For myself, I regard this development with mingled feelings, mostly sad ones. This extraordinary generation, upon whom so much praise and attention have been lavished, cannot help but inspire feelings of respect—but my respect is becoming mixed with great apprehension. At once so vital and idealistic, and so childish, irrational, and overindulged, the radical young are questioning the very roots of our civilization, but what they would substitute, apart from continuous improvisation and an ethics of expedience, is far from known. The silent and conservative students of the Fifties are no more, thank heavens; they have gone off to join the system and consolidate its errors. But some of the demonic students of the Sixties may very well, in their impatience for change, destroy what is valuable in our culture along with what is despicable—destroying even the valuable things their contemporaries have helped to create. While the theater, along with popular music, has benefited enormously from an infusion of young energy that has transformed our way of seeing and hearing, the more radical theater is less an advance than a throwback. With this theater, we have returned to the Thirties, watching the same abuse of truths that do not serve political ends, the same contempt for writers who do not try to change their times, the same monolithic modes of thought, the same assaults on any expression that is not a form of consent. The “theater of commitment,” which had just begun to shake itself free from dependence on narrow ideology, is again becoming a theater of naked slogans and raw emotionalism, and death knells are once more being heard for the works of Western civilization.
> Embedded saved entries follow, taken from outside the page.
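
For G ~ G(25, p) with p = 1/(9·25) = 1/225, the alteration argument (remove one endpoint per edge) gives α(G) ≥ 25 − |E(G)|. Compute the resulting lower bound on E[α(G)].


E[|E(G)|] = C(25, 2)·p = 300 · (1/225) = 4/3.
E[α(G)] ≥ n − E[|E(G)|] = 25 − 4/3 = 71/3.
Numerically: ≈ 23.66667.
(This is only a lower bound; the true E[α(G)] may be larger.)

E[α(G)] ≥ 71/3 ≈ 23.66667.


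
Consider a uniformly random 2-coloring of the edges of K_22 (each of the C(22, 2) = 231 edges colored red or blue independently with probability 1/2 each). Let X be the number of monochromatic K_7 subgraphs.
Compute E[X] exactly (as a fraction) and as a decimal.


Let X = Σ_S X_S over the C(22, 7) = 170544 subsets S of size 7, where X_S = 1 if the K_7 on S is monochromatic.
For a fixed S, the K_7 on S has C(7, 2) = 21 edges. P[all 21 edges red] = (1/2)^21, and likewise for blue, so P[monochromatic] = 2·(1/2)^21 = 2^{1 − 21} = 1/1048576.
By linearity: E[X] = C(22, 7) · 2^{1 − 21} = 170544 · 1/1048576 = 10659/65536.
Numerically: E[X] ≈ 0.1626.

E[X] = C(22,7)·2^(1−C(7,2)) = 10659/65536 ≈ 0.1626.


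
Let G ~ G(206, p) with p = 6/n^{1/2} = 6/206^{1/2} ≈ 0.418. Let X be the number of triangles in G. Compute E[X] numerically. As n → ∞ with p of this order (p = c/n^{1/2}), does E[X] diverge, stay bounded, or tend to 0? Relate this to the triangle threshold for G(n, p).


Number of potential triangles: C(206, 3) = 1435820.
Each occurs with probability p³ ≈ (0.418)³ ≈ 7.305550e-02.
By linearity: E[X] = C(206, 3)·p³ ≈ 1435820 · 7.305550e-02 ≈ 104894.5488.
Since α = 1/2 < 1, p = c/n^{1/2} ≫ 1/n is above the triangle threshold p ~ 1/n. Asymptotically E[X] ~ (c³/6)·n^{3(1−α)} = (6³/6)·n^{1.5} → ∞; triangles are abundant w.h.p.

E[X] ≈ 104894.5488; in regime p = Θ(1/n^{1/2}) E[X] diverges (above the triangle threshold p ~ 1/n).


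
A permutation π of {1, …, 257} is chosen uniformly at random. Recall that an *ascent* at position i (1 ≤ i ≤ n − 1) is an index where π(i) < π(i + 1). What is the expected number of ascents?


Write X = Σ X_I over i = 1, …, 256, with X_I the indicator of one ascent.
There are 256 indicators.
For each fixed i, the pair (π(i), π(i+1)) is a uniformly random ordered pair of distinct values from {1, …, 257}; by symmetry P[π(i) < π(i+1)] = 1/2.
By linearity: E[X] = 256 · (1/2) = (257 − 1) · (1/2) = 128 ≈ 128.00000.

E[X] = 128 = 128.00000.


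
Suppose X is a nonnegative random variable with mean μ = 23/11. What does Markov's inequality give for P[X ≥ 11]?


μ = E[X] = 23/11, a = 11.
Markov: P[X ≥ 11] ≤ μ/a = (23/11)/11 = 23/121.
Numerically: ≈ 0.190.
(Since a = 11 > μ = 2.091, the bound 23/121 is < 1 and informative.)

P[X ≥ 11] ≤ 23/121 ≈ 0.190.


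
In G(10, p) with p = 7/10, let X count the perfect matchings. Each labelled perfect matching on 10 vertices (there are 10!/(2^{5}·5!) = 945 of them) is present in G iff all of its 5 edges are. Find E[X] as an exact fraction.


K_10 has 10!/(2^{5}·5!) = 945 labelled perfect matchings.
For each such perfect matching H, let X_H = 1 if all 5 edges of H are present in G. Then P[X_H = 1] = p^{5} = (7/10)^{5} = 16807/100000.
By linearity of expectation: E[X] = Σ_H E[X_H] = 945 · p^{5} = 945 · 16807/100000 = 3176523/20000.
Numerically: E[X] ≈ 158.8.

E[X] = 945 · (7/10)^{5} = 3176523/20000 ≈ 158.8.


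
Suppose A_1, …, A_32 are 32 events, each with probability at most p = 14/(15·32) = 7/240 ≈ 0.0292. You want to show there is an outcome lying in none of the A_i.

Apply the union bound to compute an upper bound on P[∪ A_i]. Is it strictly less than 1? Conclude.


Union bound: P[∪_{i=1}^{32} A_i] ≤ Σ_i P[A_i] ≤ 32·p = 32·(7/240) = 14/15.
Numerically: 14/15 ≈ 0.9333.
Is 14/15 < 1? YES.
Since P[∪ A_i] ≤ 14/15 < 1, the complement has P[∩ A_i^c] ≥ 1 − 14/15 = 1/15 > 0, so some outcome avoids every A_i.

32·p = 14/15 ≈ 0.9333; existence CERTIFIED by the union bound.


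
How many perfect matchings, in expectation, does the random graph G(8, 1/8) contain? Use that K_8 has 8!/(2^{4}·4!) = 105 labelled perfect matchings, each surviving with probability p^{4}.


K_8 has 8!/(2^{4}·4!) = 105 labelled perfect matchings.
For each such perfect matching H, let X_H = 1 if all 4 edges of H are present in G. Then P[X_H = 1] = p^{4} = (1/8)^{4} = 1/4096.
Summing the indicators: E[X] = Σ_H E[X_H] = 105 · p^{4} = 105 · 1/4096 = 105/4096.
Numerically: E[X] ≈ 0.025635.

E[X] = 105 · (1/8)^{4} = 105/4096 ≈ 0.025635.


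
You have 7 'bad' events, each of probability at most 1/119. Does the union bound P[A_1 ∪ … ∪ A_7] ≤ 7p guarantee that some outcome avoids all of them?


Union bound: P[∪_{i=1}^{7} A_i] ≤ Σ_i P[A_i] ≤ 7·p = 7·(1/119) = 1/17.
Numerically: 1/17 ≈ 0.0588.
Is 1/17 < 1? YES.
Since P[∪ A_i] ≤ 1/17 < 1, the complement has P[∩ A_i^c] ≥ 1 − 1/17 = 16/17 > 0, so some outcome avoids every A_i.

7·p = 1/17 ≈ 0.0588; existence CERTIFIED by the union bound.


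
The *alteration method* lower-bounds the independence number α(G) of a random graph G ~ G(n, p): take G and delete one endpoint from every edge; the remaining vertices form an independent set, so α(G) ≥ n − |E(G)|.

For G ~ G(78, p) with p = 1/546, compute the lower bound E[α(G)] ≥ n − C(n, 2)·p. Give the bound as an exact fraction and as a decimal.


E[|E(G)|] = C(78, 2)·p = 3003 · (1/546) = 11/2.
E[α(G)] ≥ n − E[|E(G)|] = 78 − 11/2 = 145/2.
Numerically: ≈ 72.500.
(This is only a lower bound; the true E[α(G)] may be larger.)

E[α(G)] ≥ 145/2 ≈ 72.500.


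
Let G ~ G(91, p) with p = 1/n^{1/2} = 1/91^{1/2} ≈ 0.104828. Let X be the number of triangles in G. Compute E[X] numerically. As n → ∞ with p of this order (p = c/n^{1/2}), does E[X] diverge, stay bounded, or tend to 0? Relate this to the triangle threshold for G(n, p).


Number of potential triangles: C(91, 3) = 121485.
Each occurs with probability p³ ≈ (0.104828)³ ≈ 1.15196136e-03.
By linearity: E[X] = C(91, 3)·p³ ≈ 121485 · 1.15196136e-03 ≈ 139.946026.
Since α = 1/2 < 1, p = c/n^{1/2} ≫ 1/n is above the triangle threshold p ~ 1/n. Asymptotically E[X] ~ (c³/6)·n^{3(1−α)} = (1³/6)·n^{1.5} → ∞; triangles are abundant w.h.p.

E[X] ≈ 139.946026; in regime p = Θ(1/n^{1/2}) E[X] diverges (above the triangle threshold p ~ 1/n).


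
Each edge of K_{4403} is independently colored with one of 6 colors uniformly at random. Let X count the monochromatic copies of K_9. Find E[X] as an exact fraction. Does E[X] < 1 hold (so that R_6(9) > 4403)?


E[X] = C(4403, 9) · 6^{1 − 36} = 1699894433046281918452233150 · 6^{−35} = 1699894433046281918452233150/1719070799748422591028658176.
As a reduced fraction: E[X] = 283315738841046986408705525/286511799958070431838109696 ≈ 0.98884.
Is E[X] < 1? YES.
Since E[X] < 1, there exists a 6-coloring of K_{4403} with no monochromatic K_9; hence R_6(9) > 4403.

E[X] = 283315738841046986408705525/286511799958070431838109696 ≈ 0.98884; E[X] < 1, so R_6(9) > 4403.


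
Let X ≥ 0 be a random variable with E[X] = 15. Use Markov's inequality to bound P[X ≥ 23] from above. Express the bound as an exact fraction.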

These works will, I hope, survive—they are certainly among the few things worth preserving. But they will survive only through renewed efforts at conservation, and this means renewed efforts of intelligence and will. The threatening apocalypse is something for which many of us must share the blame: By radically questioning the prevailing humanism, we helped to start violent engines in motion which may end in pushing everything we value over the precipice. Secure in our powerlessness, and certain that thought would never lead to action, we let our minds play upon questionable possibilities, never suspecting that those possibilities might soon be upon us, more swiftly and more irrevocably than we could dream. These were errors of judgment—but there were those who made less forgivable errors of power. Seeking a Mosaic role, they led these hungry generations to a violent view from Pisgah that could have no creative issue. Guilt-ridden, indecisive, flaccid, hating authority and enamored of influence, they surrendered principles they had once affirmed, accepting again what was so hateful in the past. In a time when intelligence is needed more than ever before, they encouraged a form of intellectual decomposition, becoming fellow travelers of a movement they could never hope to join, which would, in time, proceed to swallow them up.
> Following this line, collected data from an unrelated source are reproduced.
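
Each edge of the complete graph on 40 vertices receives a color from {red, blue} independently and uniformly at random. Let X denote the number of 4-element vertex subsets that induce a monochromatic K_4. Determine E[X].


Let X = Σ_S X_S over the C(40, 4) = 91390 subsets S of size 4, where X_S = 1 if the K_4 on S is monochromatic.
For a fixed S, the K_4 on S has C(4, 2) = 6 edges. P[all 6 edges red] = (1/2)^6, and likewise for blue, so P[monochromatic] = 2·(1/2)^6 = 2^{1 − 6} = 1/32.
Summing: E[X] = C(40, 4) · 2^{1 − 6} = 91390 · 1/32 = 45695/16.
Numerically: E[X] ≈ 2855.937500.

E[X] = C(40,4)·2^(1−C(4,2)) = 45695/16 ≈ 2855.937500.


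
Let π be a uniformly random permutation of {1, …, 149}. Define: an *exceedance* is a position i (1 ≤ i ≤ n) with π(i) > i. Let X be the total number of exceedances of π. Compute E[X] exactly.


Write X = Σ_{i=1}^{149} X_i, where X_i = 1_{π(i) > i}.
For each fixed i, π(i) is uniform over {1, …, 149} (marginal of a uniform permutation), so P[π(i) > i] = (n − i)/n. Summing: Σ_{i=1}^{149} (n − i)/n = (0 + 1 + … + 148)/149 = 149(149 − 1)/(2·149) = (149 − 1)/2.
Hence E[X] = Σ_{i=1}^{149} (149 − i)/149 = 74 ≈ 74.000.

E[X] = 74 = 74.000.


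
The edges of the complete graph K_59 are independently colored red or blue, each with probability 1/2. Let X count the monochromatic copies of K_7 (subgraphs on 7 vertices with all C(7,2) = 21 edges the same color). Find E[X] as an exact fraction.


Let X = Σ_S X_S over the C(59, 7) = 341149446 subsets S of size 7, where X_S = 1 if the K_7 on S is monochromatic.
For a fixed S, the K_7 on S has C(7, 2) = 21 edges. P[all 21 edges red] = (1/2)^21, and likewise for blue, so P[monochromatic] = 2·(1/2)^21 = 2^{1 − 21} = 1/1048576.
By linearity: E[X] = C(59, 7) · 2^{1 − 21} = 341149446 · 1/1048576 = 170574723/524288.
Numerically: E[X] ≈ 325.345465.

E[X] = C(59,7)·2^(1−C(7,2)) = 170574723/524288 ≈ 325.345465.


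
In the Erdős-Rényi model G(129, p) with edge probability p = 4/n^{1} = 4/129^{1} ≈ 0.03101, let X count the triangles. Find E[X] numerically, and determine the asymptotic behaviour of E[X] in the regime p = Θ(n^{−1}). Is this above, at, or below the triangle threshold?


Number of potential triangles: C(129, 3) = 349504.
Each occurs with probability p³ ≈ (0.03101)³ ≈ 2.981335e-05.
By linearity: E[X] = C(129, 3)·p³ ≈ 349504 · 2.981335e-05 ≈ 10.4199.
Here α = 1, so p = 4/n is exactly at the triangle threshold p ~ 1/n. Asymptotically E[X] → c³/6 = 4³/6 = 32/3 ≈ 10.6667, a bounded constant. In this regime the triangle count is asymptotically Poisson(c³/6).

E[X] ≈ 10.4199; in regime p = Θ(1/n^{1}) E[X] stays bounded (at the triangle threshold p ~ 1/n).


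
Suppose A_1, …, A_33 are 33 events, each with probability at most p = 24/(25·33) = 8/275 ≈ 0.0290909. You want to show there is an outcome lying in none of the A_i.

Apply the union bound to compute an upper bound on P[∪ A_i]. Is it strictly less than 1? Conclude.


Union bound: P[∪_{i=1}^{33} A_i] ≤ Σ_i P[A_i] ≤ 33·p = 33·(8/275) = 24/25.
Numerically: 24/25 ≈ 0.9600000.
Is 24/25 < 1? YES.
Since P[∪ A_i] ≤ 24/25 < 1, the complement has P[∩ A_i^c] ≥ 1 − 24/25 = 1/25 > 0, so some outcome avoids every A_i.

33·p = 24/25 ≈ 0.9600000; existence CERTIFIED by the union bound.


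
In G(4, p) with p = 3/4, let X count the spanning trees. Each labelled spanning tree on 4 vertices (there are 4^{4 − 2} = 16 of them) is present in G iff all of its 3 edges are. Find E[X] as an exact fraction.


K_4 has 4^{4 − 2} = 16 labelled spanning trees.
For each such spanning tree H, let X_H = 1 if all 3 edges of H are present in G. Then P[X_H = 1] = p^{3} = (3/4)^{3} = 27/64.
Summing the indicators: E[X] = Σ_H E[X_H] = 16 · p^{3} = 16 · 27/64 = 27/4.
Numerically: E[X] ≈ 6.75.

E[X] = 16 · (3/4)^{3} = 27/4 ≈ 6.75.


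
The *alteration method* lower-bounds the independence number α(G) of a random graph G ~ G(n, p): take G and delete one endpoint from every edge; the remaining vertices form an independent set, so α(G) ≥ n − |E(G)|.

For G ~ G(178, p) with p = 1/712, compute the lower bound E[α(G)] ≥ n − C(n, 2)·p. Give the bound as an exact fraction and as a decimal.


E[|E(G)|] = C(178, 2)·p = 15753 · (1/712) = 177/8.
E[α(G)] ≥ n − E[|E(G)|] = 178 − 177/8 = 1247/8.
Numerically: ≈ 155.8750.
(This is only a lower bound; the true E[α(G)] may be larger.)

E[α(G)] ≥ 1247/8 ≈ 155.8750.


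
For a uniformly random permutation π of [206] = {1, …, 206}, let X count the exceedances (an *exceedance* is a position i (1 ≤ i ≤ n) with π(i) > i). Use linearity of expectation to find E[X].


Write X = Σ_{i=1}^{206} X_i, where X_i = 1_{π(i) > i}.
For each fixed i, π(i) is uniform over {1, …, 206} (marginal of a uniform permutation), so P[π(i) > i] = (n − i)/n. Summing: Σ_{i=1}^{206} (n − i)/n = (0 + 1 + … + 205)/206 = 206(206 − 1)/(2·206) = (206 − 1)/2.
Hence E[X] = Σ_{i=1}^{206} (206 − i)/206 = 205/2 ≈ 102.5000.

E[X] = 205/2 = 102.5000.


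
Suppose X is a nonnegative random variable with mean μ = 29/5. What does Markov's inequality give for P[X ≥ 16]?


μ = E[X] = 29/5, a = 16.
Markov: P[X ≥ 16] ≤ μ/a = (29/5)/16 = 29/80.
Numerically: ≈ 0.362500.
(Since a = 16 > μ = 5.800000, the bound 29/80 is < 1 and informative.)

P[X ≥ 16] ≤ 29/80 ≈ 0.362500.


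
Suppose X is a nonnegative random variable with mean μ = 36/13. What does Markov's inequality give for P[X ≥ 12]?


μ = E[X] = 36/13, a = 12.
Markov: P[X ≥ 12] ≤ μ/a = (36/13)/12 = 3/13.
Numerically: ≈ 0.230769.
(Since a = 12 > μ = 2.769231, the bound 3/13 is < 1 and informative.)

P[X ≥ 12] ≤ 3/13 ≈ 0.230769.


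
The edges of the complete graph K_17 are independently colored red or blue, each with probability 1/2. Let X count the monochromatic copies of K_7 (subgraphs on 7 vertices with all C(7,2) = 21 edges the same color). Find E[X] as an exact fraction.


Let X = Σ_S X_S over the C(17, 7) = 19448 subsets S of size 7, where X_S = 1 if the K_7 on S is monochromatic.
For a fixed S, the K_7 on S has C(7, 2) = 21 edges. P[all 21 edges red] = (1/2)^21, and likewise for blue, so P[monochromatic] = 2·(1/2)^21 = 2^{1 − 21} = 1/1048576.
By linearity of expectation: E[X] = C(17, 7) · 2^{1 − 21} = 19448 · 1/1048576 = 2431/131072.
Numerically: E[X] ≈ 0.019.

E[X] = C(17,7)·2^(1−C(7,2)) = 2431/131072 ≈ 0.019.


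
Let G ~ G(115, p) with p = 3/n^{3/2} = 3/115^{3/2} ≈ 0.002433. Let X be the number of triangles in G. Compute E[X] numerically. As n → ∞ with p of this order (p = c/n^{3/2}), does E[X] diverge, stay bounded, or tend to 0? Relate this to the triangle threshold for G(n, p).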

We honor the young because without them there is no future. But there will surely be no future either unless the more extreme of our young can cease from trying to annihilate the past. With our civilization tottering, the temptation is strong to release our hold on reality and credit the most fantastic flights of absurdity simply because they signify change. But the more radical inventions of the new generation are nothing if they proceed from the same violent and mindless sources that originally brought our civilization to this terrifying juncture. We fail the future when we surrender what we know and value for the sake of fashion and influence, and we fail the theater when we countenance the rejection of language, form, and accomplishment in favor of an easy culture. The third theater I once described contains, in Synge’s words, “reality and joy”—which is to say it synthesizes the principle of work and of pleasure, discipline and imagination, form and process, reflection and improvisation, age and youth. It is a theater that spans the generations—a theater, in other words, that has yet to appear in this country of divided spirits.